Comment by craftkiller

1 day ago

Along similar lines, when I was reading the article I was thinking "this just sounds like a slightly worse version of nix". Nix has the whole content addressed build DAG with caching, the intermediate language, and the ability to produce arbitrary outputs, but it is functional (100% of the inputs must be accounted for in the hashes/lockfile, as opposed to Docker where you can run commands like `apk add firefox` which is pulling data from outside sources that can change from day to day, so two docker builds can end up with the same hash but different output, making it _not_ reproducible like the article falsely claims).

Edit: The claim about the hash being the same is incorrect, but an identical Dockerfile can produce different outputs on different machines/days whereas nix will always produce the same output for a given input.

> whereas nix will always produce the same output for a given input.

If they didn't take shortcuts. I don't know if it's been fixed, but at one point Vuze in nix pulled in an arbitrary jar file from a URL. I had to dig through it because the jar had been updated at some point but not the nix config and it was failing at an odd place.

  • This should result in a hash mismatch error rather than an output different from the previous one. If there is a way to locate the original jar file (hash matching), it will still produce the same output as before.

  • Flakes fixes this for Nix, it ensures builds are truly reproducible by capturing all the inputs (or blocking them).

    • Apparently I made note of this in my laptop setup script (but not when this happened so I don't know how long ago this was) so in case anyone was curious, the jar file was compiled with java 16, but the nix config was running it with java 8. I assume they were both java 8 when it was set up and the jar file upgraded but don't really know what happened.

    • No it doesn't. If the content of a url changes then the only way to have reproducibility is caching. You tell nix the content hash is some value and it looks up the value in the nix store. Note, it will match anything with that content hash so it is absolutely possible to tell it the wrong hash.

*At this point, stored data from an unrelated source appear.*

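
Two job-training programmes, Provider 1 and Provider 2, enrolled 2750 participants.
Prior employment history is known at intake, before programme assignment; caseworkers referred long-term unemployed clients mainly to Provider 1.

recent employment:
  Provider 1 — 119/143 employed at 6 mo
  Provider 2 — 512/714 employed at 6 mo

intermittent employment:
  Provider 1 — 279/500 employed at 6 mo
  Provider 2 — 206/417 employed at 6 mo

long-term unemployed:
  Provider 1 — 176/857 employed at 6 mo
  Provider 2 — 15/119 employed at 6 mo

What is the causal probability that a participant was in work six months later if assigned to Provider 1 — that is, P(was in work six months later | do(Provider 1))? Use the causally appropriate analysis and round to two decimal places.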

> so two docker builds can end up with the same hash but different output

The cache key includes the state of the filesystem so I don’t think that would ever be true.

Regardless, the purpose of the tool is to generate [layer] images to be reused, exactly to avoid the pitfalls of reproducible builds, isn’t it? In the context of the article, what makes builds reproducible is the shared cache.

  • It's not reproducible then, it's simply cached. It's a valid approach but there's tradeoffs of course.

    • it's not an either or, it can be reproducible and cached

      similarly, nix cannot guarantee reproducibility if the user does things to break that possibility

      3 replies →

  • Ah you're right, the hash wouldn't be the same but a Dockerfile could produce different outputs on different machines whereas nix will produce identical output on different machines.

    • Producing different outputs isn't dockerfile's fault. Dockerfile doesn't enforce reproducibility but reproducibility can be achieved with it.

      Nix isn't some magical thing that makes things reproducible either. nix is simply pinning build inputs and relying on caches. nixpkgs is entirely git based so you end up pinning the entire package tree.

    • If you are building a binary on different arches, it will not be the same. I have many container builds that I can run while disabling the cache and get the same hash/bytes in the end, i.e. reproducible across machines, which also requires whatever you build inside be byte reproducible (like Go)